Bryan Sierra, a Department of Justice (search) spokesman, would not comment on what federal agents were looking for.
"There were searches executed today in connection with an ongoing criminal investigation," Sierra said. "As it is a criminal investigation we will not be able to comment any further."
In a statement from Jefferson, the congressman said he did "not know the extent or precise nature of this investigation."
Jefferson, D-La., added: "I am cooperating fully with the authorities."
Jefferson's statement did not say whether he was in New Orleans or Washington.
Although neither Jefferson nor Sierra gave the point of the raid, Jefferson's brother-in-law, a former state judge, recently was convicted of mail fraud in a wide-ranging investigation of bail bond corruption in suburban New Orleans.
The brother-in-law, Alan Green, was the 14th defendant convicted in the investigation called "Operation Wrinkled Robe." The others, including a former judge, Ronald Bodenheimer (search), pleaded guilty.
According to federal court documents, in a recorded conversation, Jefferson asked Green to raise money for Jefferson's daughter's successful 2003 campaign for the state Legislature.

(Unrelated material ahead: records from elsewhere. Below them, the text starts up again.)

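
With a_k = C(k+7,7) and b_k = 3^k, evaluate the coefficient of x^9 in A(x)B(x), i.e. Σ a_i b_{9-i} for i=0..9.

490690

The convolution is the t^9 coefficient of A(t)B(t).
Σ = 1·19683 + 8·6561 + 36·2187 + 120·729 + 330·243 + 792·81 + 1716·27 + 3432·9 + 6435·3 + 11440·1 = 490690.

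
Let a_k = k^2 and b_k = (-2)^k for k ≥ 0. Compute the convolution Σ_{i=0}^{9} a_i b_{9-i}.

69

Write out a_i and b_{9-i} for i = 0,…,9 and sum the products.
Σ = 0·(-512) + 1·256 + 4·(-128) + 9·64 + 16·(-32) + 25·16 + 36·(-8) + 49·4 + 64·(-2) + 81·1 = 69.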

The records show that Green agreed to help.
Previously, Jefferson said that he recalled the conversaton with Green, but the request for help was familial — and not political in nature.
"To my knowledge, nothing resulted from the conversation — the campaign did not receive any money from Judge Green or anyone who may have been prompted by him to contribute — and there were no further conversations on the matter," Jefferson said.
State Rep. Jalila Jefferson-Bullock, D-New Orleans, said in May that she had no knowledge of the matter and did not receive contributions from Green or anyone he might have asked to support her.